En voilà une belle confirmation. 11 Dreams, il y a pile deux ans, nous avait enfoncé profondément la puce dans l'oreille et The Hours That Remain nous le confirme, Mercenary est un groupe extrêmement intéressant. Résolus les problèmes vocaux, les Danois peuvent maintenant nous abreuver de mélodies léchées qui vont chercher les éléments les plus intéressants des scènes emo (certaines parties de chant clair ne trompent pas), death mélodique (les claviers caractéristiques) et metalcore (l'usage de la voix répondant à Mikkel Sandager) pour nuancer un power thrash scandinave de plus en plus unique et obnubilant.

Certes on pense encore à Nevermore (souvent) et à Soilwork (nettement moins que sur 11 Dreams en dépit de la présence de Björn "Speed" Strid en tant qu'invité) mais l'identité de Mercenary se forge à grands coups de rythmiques puissantes donnant la réplique à des refrains à reprendre en choeur le plus fort possible. Et si globalement The Hours That Remain met l'accent sur les belles mélodies (Redefine Me, My World Is Ending, Soul Decision), l'album n'hésite pas non plus à revenir vers quelque chose de plus direct, proche du death brutal par instants (Year Of The Plague et ses blast beats maladifs). Il ressort de tous ces mélanges -internes et externes aux morceaux individuels- un disque sophistiqué où chaque choix semble avoir été mûrement réfléchi pour apporter une valeur ajoutée.

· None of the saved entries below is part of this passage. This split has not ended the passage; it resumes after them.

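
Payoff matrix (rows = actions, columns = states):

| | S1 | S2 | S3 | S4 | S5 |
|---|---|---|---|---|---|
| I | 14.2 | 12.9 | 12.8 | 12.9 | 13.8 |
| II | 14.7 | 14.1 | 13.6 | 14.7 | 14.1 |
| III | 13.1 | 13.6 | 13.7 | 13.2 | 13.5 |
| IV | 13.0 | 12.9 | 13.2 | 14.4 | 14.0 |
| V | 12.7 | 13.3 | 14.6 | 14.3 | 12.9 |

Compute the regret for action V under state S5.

Best payoff under S5 is 14.1.
Regret = 14.1 − 12.9 = 1.2.

1.2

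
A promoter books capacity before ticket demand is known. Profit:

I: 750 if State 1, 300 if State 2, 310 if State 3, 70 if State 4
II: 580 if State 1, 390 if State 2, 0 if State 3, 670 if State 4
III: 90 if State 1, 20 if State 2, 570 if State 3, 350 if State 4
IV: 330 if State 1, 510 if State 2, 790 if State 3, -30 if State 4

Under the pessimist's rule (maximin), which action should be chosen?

Row minima: I=70, II=0, III=20, IV=-30
Best worst-case = 70 → I.

I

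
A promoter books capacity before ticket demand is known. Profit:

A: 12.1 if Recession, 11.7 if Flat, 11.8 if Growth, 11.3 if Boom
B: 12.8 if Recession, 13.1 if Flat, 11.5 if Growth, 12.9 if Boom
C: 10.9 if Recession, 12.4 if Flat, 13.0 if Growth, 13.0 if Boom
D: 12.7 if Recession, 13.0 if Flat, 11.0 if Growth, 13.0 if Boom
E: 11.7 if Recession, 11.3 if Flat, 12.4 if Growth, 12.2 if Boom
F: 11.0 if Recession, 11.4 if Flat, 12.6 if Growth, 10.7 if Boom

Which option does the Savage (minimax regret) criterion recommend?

Column bests: Recession=12.8, Flat=13.1, Growth=13.0, Boom=13.0.
A regrets: 0.7, 1.4, 1.2, 1.7 → max 1.7
B regrets: 0.0, 0.0, 1.5, 0.1 → max 1.5
C regrets: 1.9, 0.7, 0.0, 0.0 → max 1.9
D regrets: 0.1, 0.1, 2.0, 0.0 → max 2.0
E regrets: 1.1, 1.8, 0.6, 0.8 → max 1.8
F regrets: 1.8, 1.7, 0.4, 2.3 → max 2.3
Smallest max regret = 1.5 → B.

B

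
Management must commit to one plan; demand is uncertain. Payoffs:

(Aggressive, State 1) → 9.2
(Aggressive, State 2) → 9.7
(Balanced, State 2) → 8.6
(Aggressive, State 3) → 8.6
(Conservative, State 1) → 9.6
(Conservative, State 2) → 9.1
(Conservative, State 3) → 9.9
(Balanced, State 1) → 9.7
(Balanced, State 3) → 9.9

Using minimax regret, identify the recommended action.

Conservative

Column bests: State 1=9.7, State 2=9.7, State 3=9.9.
Conservative regrets: 0.1, 0.6, 0.0 → max 0.6
Balanced regrets: 0.0, 1.1, 0.0 → max 1.1
Aggressive regrets: 0.5, 0.0, 1.3 → max 1.3
Smallest max regret = 0.6 → Conservative.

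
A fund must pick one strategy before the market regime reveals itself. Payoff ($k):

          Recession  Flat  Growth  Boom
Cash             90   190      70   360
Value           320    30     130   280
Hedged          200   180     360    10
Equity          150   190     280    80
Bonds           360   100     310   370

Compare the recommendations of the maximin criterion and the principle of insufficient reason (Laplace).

Row minima: Cash=70, Value=30, Hedged=10, Equity=80, Bonds=100
Best worst-case = 100 → Bonds.
Row averages: Cash=177.5, Value=190, Hedged=187.5, Equity=175, Bonds=285
Highest average = 285 → Bonds.

maximin → Bonds; laplace → Bonds (agree)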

Et comme les morceaux sont plutôt longs (six minutes et quelques de moyenne) Mercenary se rapproche fortement de la scène progressive, comme Opeth a pu le faire. Contrairement à 11 Dreams, lorsque la formation scandinave propose des chansons vraiment épiques (Lost Reality, Simplicity Demand, The Hours That Remain) elle se montre encore plus efficace et impressionnante. Les faiblesses sont donc davantage à trouver sur les titres les plus courts (Soul Decision, Obscure Indiscretion) qui, en étant un peu trop comprimés mais toujours relevés par de bons chorus, n'ont souvent pas la place d'incorporer quelques breaks bien sentis, un long passage instrumental central ou un pré-refrain comme Mercenary les affectionne. Mais la messe est dite ; la bande des frères Sandager est arrivée à maturité et si vous ne l'avez pas encore découverte précédemment, c'est le moment.